Compared with the general population, individuals with a gender incongruence diagnosis were about six times as likely to have had a mood and anxiety disorder health care visit, more than three times as likely to have received prescriptions for antidepressants and anxiolytics, and more than six times as likely to have been hospitalized after a suicide attempt. Years since initiating hormone treatment was not significantly related to likelihood of mental health treatment (adjusted odds ratio=1.01, 95% CI=0.98, 1.03). However, increased time since last gender-affirming surgery was associated with reduced mental health treatment (adjusted odds ratio=0.92, 95% CI=0.87, 0.98).
In this first total population study of transgender individuals with a gender incongruence diagnosis, the longitudinal association between gender-affirming surgery and reduced likelihood of mental health treatment lends support to the decision to provide gender-affirming surgeries to transgender individuals who seek them.

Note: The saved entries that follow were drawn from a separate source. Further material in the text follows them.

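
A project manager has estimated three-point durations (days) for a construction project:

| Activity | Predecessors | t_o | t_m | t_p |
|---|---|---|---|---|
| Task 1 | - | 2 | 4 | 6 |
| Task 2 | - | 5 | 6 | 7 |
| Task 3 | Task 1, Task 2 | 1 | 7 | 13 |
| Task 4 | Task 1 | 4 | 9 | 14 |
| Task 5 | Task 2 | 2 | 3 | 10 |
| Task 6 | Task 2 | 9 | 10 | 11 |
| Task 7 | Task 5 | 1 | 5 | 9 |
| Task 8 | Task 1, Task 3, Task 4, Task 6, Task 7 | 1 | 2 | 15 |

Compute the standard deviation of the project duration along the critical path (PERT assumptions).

2.38 days

te_Task 1 = (2 + 4·4 + 6)/6 = 24/6 = 4; σ²_Task 1 = ((6−2)/6)² = 0.444
te_Task 2 = (5 + 4·6 + 7)/6 = 36/6 = 6; σ²_Task 2 = ((7−5)/6)² = 0.111
te_Task 3 = (1 + 4·7 + 13)/6 = 42/6 = 7; σ²_Task 3 = ((13−1)/6)² = 4.000
te_Task 4 = (4 + 4·9 + 14)/6 = 54/6 = 9; σ²_Task 4 = ((14−4)/6)² = 2.778
te_Task 5 = (2 + 4·3 + 10)/6 = 24/6 = 4; σ²_Task 5 = ((10−2)/6)² = 1.778
te_Task 6 = (9 + 4·10 + 11)/6 = 60/6 = 10; σ²_Task 6 = ((11−9)/6)² = 0.111
te_Task 7 = (1 + 4·5 + 9)/6 = 30/6 = 5; σ²_Task 7 = ((9−1)/6)² = 1.778
te_Task 8 = (1 + 4·2 + 15)/6 = 24/6 = 4; σ²_Task 8 = ((15−1)/6)² = 5.444

Forward pass:
ES_Task 1 = 0; EF_Task 1 = 4
ES_Task 2 = 0; EF_Task 2 = 6
ES_Task 3 = max(EF_Task 1=4, EF_Task 2=6) = 6; EF_Task 3 = 6+7 = 13
ES_Task 4 = 4; EF_Task 4 = 4+9 = 13
ES_Task 5 = 6; EF_Task 5 = 6+4 = 10
ES_Task 6 = 6; EF_Task 6 = 6+10 = 16
ES_Task 7 = 10; EF_Task 7 = 10+5 = 15
ES_Task 8 = max(EF_Task 1=4, EF_Task 3=13, EF_Task 4=13, EF_Task 6=16, EF_Task 7=15) = 16; EF_Task 8 = 16+4 = 20
Expected project duration μ = 20 days. Critical path: Task 2 → Task 6 → Task 8.

Variance along critical path = 0.111 + 0.111 + 5.444 = 5.667
σ = √5.667 = 2.380 days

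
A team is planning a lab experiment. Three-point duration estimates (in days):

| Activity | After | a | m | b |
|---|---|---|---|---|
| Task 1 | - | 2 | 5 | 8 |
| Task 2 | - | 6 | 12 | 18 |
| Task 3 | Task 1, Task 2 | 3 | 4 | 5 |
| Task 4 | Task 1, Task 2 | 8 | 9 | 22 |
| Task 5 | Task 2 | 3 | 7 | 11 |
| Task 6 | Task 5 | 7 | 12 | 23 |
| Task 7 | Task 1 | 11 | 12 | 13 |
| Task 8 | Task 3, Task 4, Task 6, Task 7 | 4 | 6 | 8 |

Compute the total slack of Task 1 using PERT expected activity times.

15 days

te_Task 1 = (2 + 4·5 + 8)/6 = 30/6 = 5
te_Task 2 = (6 + 4·12 + 18)/6 = 72/6 = 12
te_Task 3 = (3 + 4·4 + 5)/6 = 24/6 = 4
te_Task 4 = (8 + 4·9 + 22)/6 = 66/6 = 11
te_Task 5 = (3 + 4·7 + 11)/6 = 42/6 = 7
te_Task 6 = (7 + 4·12 + 23)/6 = 78/6 = 13
te_Task 7 = (11 + 4·12 + 13)/6 = 72/6 = 12
te_Task 8 = (4 + 4·6 + 8)/6 = 36/6 = 6

Forward pass:
ES_Task 1 = 0; EF_Task 1 = 5
ES_Task 2 = 0; EF_Task 2 = 12
ES_Task 3 = max(EF_Task 1=5, EF_Task 2=12) = 12; EF_Task 3 = 12+4 = 16
ES_Task 4 = max(EF_Task 1=5, EF_Task 2=12) = 12; EF_Task 4 = 12+11 = 23
ES_Task 5 = 12; EF_Task 5 = 12+7 = 19
ES_Task 6 = 19; EF_Task 6 = 19+13 = 32
ES_Task 7 = 5; EF_Task 7 = 5+12 = 17
ES_Task 8 = max(EF_Task 3=16, EF_Task 4=23, EF_Task 6=32, EF_Task 7=17) = 32; EF_Task 8 = 32+6 = 38
Expected project duration μ = 38 days. Critical path: Task 2 → Task 5 → Task 6 → Task 8.

Backward pass:
LF_Task 8 = 38; LS_Task 8 = 38−6 = 32
LF_Task 7 = LS_Task 8 = 32; LS_Task 7 = 32−12 = 20
LF_Task 6 = LS_Task 8 = 32; LS_Task 6 = 32−13 = 19
LF_Task 5 = LS_Task 6 = 19; LS_Task 5 = 19−7 = 12
LF_Task 4 = LS_Task 8 = 32; LS_Task 4 = 32−11 = 21
LF_Task 3 = LS_Task 8 = 32; LS_Task 3 = 32−4 = 28
LF_Task 2 = min(LS_Task 3=28, LS_Task 4=21, LS_Task 5=12) = 12; LS_Task 2 = 12−12 = 0
LF_Task 1 = min(LS_Task 3=28, LS_Task 4=21, LS_Task 7=20) = 20; LS_Task 1 = 20−5 = 15
Slack_Task 1 = LS_Task 1 − ES_Task 1 = 15 − 0 = 15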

尽管专业建议考虑为性别认同障碍的跨性别者提供性别肯定激素和手术干预,但此类干预对心理健康的长期影响在很大程度上尚不清楚。本研究的目的是确定 2015 年情绪和焦虑障碍保健就诊和抗抑郁药和抗焦虑药处方的流行率,作为整个瑞典人群中性别认同障碍诊断以及性别肯定激素和手术治疗的函数。

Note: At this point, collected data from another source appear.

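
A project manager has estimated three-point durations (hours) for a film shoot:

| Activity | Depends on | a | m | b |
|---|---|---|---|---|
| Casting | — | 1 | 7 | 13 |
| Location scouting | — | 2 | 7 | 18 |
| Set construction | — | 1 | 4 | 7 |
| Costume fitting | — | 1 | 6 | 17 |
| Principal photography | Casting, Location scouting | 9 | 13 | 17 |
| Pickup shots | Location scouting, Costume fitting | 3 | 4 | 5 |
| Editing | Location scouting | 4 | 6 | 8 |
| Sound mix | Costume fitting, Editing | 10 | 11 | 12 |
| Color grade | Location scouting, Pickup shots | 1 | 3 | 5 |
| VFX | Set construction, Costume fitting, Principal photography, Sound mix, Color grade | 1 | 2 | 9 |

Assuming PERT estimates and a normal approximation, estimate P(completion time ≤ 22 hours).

te_Casting = (1 + 4·7 + 13)/6 = 42/6 = 7; σ²_Casting = ((13−1)/6)² = 4.000
te_Location scouting = (2 + 4·7 + 18)/6 = 48/6 = 8; σ²_Location scouting = ((18−2)/6)² = 7.111
te_Set construction = (1 + 4·4 + 7)/6 = 24/6 = 4; σ²_Set construction = ((7−1)/6)² = 1.000
te_Costume fitting = (1 + 4·6 + 17)/6 = 42/6 = 7; σ²_Costume fitting = ((17−1)/6)² = 7.111
te_Principal photography = (9 + 4·13 + 17)/6 = 78/6 = 13; σ²_Principal photography = ((17−9)/6)² = 1.778
te_Pickup shots = (3 + 4·4 + 5)/6 = 24/6 = 4; σ²_Pickup shots = ((5−3)/6)² = 0.111
te_Editing = (4 + 4·6 + 8)/6 = 36/6 = 6; σ²_Editing = ((8−4)/6)² = 0.444
te_Sound mix = (10 + 4·11 + 12)/6 = 66/6 = 11; σ²_Sound mix = ((12−10)/6)² = 0.111
te_Color grade = (1 + 4·3 + 5)/6 = 18/6 = 3; σ²_Color grade = ((5−1)/6)² = 0.444
te_VFX = (1 + 4·2 + 9)/6 = 18/6 = 3; σ²_VFX = ((9−1)/6)² = 1.778

Forward pass:
ES_Casting = 0; EF_Casting = 7
ES_Location scouting = 0; EF_Location scouting = 8
ES_Set construction = 0; EF_Set construction = 4
ES_Costume fitting = 0; EF_Costume fitting = 7
ES_Principal photography = max(EF_Casting=7, EF_Location scouting=8) = 8; EF_Principal photography = 8+13 = 21
ES_Pickup shots = max(EF_Location scouting=8, EF_Costume fitting=7) = 8; EF_Pickup shots = 8+4 = 12
ES_Editing = 8; EF_Editing = 8+6 = 14
ES_Sound mix = max(EF_Costume fitting=7, EF_Editing=14) = 14; EF_Sound mix = 14+11 = 25
ES_Color grade = max(EF_Location scouting=8, EF_Pickup shots=12) = 12; EF_Color grade = 12+3 = 15
ES_VFX = max(EF_Set construction=4, EF_Costume fitting=7, EF_Principal photography=21, EF_Sound mix=25, EF_Color grade=15) = 25; EF_VFX = 25+3 = 28
Expected project duration μ = 28 hours. Critical path: Location scouting → Editing → Sound mix → VFX.

Variance along critical path = 7.111 + 0.444 + 0.111 + 1.778 = 9.444; σ = √9.444 = 3.073 hours.
Z = (22 − 28) / 3.073 = -1.952
P(T ≤ 22) = Φ(-1.952) ≈ 0.025

0.025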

本研究使用了瑞典总人口登记册(N=9747324),与国家患者登记册和处方药物登记册相关联。在 2005 年至 2015 年间被诊断为性别认同障碍(即易性癖或性别认同障碍)的个体中(N=2679),根据性别肯定激素和手术治疗的时间长短,检查了 2015 年的心理健康治疗情况。结果测量为情绪和焦虑障碍保健就诊、抗抑郁药和抗焦虑药处方以及自杀未遂后的住院治疗。
与一般人群相比,性别认同障碍诊断个体情绪和焦虑障碍保健就诊的可能性约为六倍,接受抗抑郁药和抗焦虑药处方的可能性约为三倍,自杀未遂后住院治疗的可能性约为六倍。开始激素治疗后的年数与心理健康治疗的可能性无显著相关性(调整后的优势比=1.01,95%CI=0.98,1.03)。然而,最后一次性别肯定手术后时间的增加与心理健康治疗的减少相关(调整后的优势比=0.92,95%CI=0.87,0.98)。
在这项针对性别认同障碍的跨性别者的首次全人群研究中,性别肯定手术与心理健康治疗可能性降低之间的纵向关联为那些寻求性别肯定手术的跨性别者提供了支持。